Che cosa cercano gli acquirenti che entrano nel vostro atelier?
“Un po’ di tutto. Gli acquisti più prosaici, per così dire, sono i regali per matrimoni o pensionamenti, però ci sono stati anche acquisti per incontri con architetti, feste religiose o incontri con persone di spicco. Per molti anni ci siamo occupati anche della fabbricazione di vetrate per le chiese, quindi parte del nostro lavoro è su ordinazione. Personalmente, visto che non sono una persona alla quale piace stare al centro dell’attenzione, sono contento che questo botteghino in Cittavecchia sia diventato una sorta di meeting point, un punto di incontro di conoscenti e amici nel quale scambiare quattro chiacchiere. Il mio atelier è sempre stato un luogo di celebrazione dell’arte e mai un negozio in senso stretto. Spesso mi hanno fatto visita anche studenti dell’Accademia di arti applicate di Fiume o comunque amanti dell’arte, ma purtroppo non ho avuto apprendisti e ora che sono prossimo al pensionamento l’arte del lavoro col vetro a Fiume andrà perduta”.
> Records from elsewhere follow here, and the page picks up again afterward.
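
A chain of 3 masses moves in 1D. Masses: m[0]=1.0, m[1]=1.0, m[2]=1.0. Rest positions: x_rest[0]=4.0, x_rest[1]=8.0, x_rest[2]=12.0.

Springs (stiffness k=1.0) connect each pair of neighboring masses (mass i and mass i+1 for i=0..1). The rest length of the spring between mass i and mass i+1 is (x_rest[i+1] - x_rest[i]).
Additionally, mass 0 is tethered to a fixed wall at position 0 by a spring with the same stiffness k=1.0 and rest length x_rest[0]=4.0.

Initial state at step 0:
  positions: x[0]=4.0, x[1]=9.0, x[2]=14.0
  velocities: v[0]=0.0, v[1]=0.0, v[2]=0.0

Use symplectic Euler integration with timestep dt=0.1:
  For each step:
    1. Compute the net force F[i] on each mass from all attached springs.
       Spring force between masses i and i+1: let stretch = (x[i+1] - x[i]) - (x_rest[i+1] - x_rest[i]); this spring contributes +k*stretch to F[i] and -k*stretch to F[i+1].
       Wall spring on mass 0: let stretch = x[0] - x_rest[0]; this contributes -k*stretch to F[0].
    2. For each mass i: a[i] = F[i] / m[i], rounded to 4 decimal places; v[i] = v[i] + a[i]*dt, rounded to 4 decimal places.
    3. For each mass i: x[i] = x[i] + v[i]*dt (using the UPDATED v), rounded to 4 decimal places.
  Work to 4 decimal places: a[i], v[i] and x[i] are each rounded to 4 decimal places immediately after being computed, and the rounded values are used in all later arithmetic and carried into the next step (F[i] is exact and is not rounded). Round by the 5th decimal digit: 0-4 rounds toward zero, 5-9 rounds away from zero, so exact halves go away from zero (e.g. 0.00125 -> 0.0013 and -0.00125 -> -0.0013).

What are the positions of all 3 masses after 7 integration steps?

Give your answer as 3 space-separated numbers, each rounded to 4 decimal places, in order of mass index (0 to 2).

Step 0: x=[4.0000 9.0000 14.0000] v=[0.0000 0.0000 0.0000]
Step 1: x=[4.0100 9.0000 13.9900] v=[0.1000 0.0000 -0.1000]
Step 2: x=[4.0298 9.0000 13.9701] v=[0.1980 0.0000 -0.1990]
Step 3: x=[4.0590 9.0000 13.9405] v=[0.2920 0.0000 -0.2960]
Step 4: x=[4.0970 9.0000 13.9015] v=[0.3802 -0.0001 -0.3901]
Step 5: x=[4.1431 9.0000 13.8535] v=[0.4608 -0.0003 -0.4803]
Step 6: x=[4.1963 8.9999 13.7969] v=[0.5322 -0.0006 -0.5657]
Step 7: x=[4.2556 8.9998 13.7324] v=[0.5929 -0.0013 -0.6454]

Answer: 4.2556 8.9998 13.7324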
Che cosa ama di più del suo lavoro?
“Sono molto fiero delle nostre repliche di lampade Tiffany. Ogni lampada viene realizzata seguendo gli schemi originali, viene accompagnata da un certificato di autenticità e possiede un ‘gemello’ realizzato da Louis Comfort Tiffany entro il 1930, di cui è la copia. L’autenticità dei certificati si vede dal nostro sigillo in ceralacca, dal numero di contrassegno e un altro numero che indica di quanti pezzi è composta. Per una lampada di grandi dimensioni sono necessarie fino a 200 ore di lavoro. Noi siamo stati i primi ad aver realizzato e portato in Croazia una di queste repliche di alta qualità delle lampade Tiffany, il che ci ha causato non pochi problemi. Siamo stati tacciati di contraffazione, di non essere in grado di creare qualcosa di originale, però ce l’abbiamo fatta e ora le nostre lampade sono molto apprezzate. In questo momento abbiamo il problema della produzione di massa cinese, che piazza sul mercato a prezzi stracciati lampade con certificati non validi, però, come sempre nella vita, non ci diamo per vinti e continuiamo a lavorare sodo”.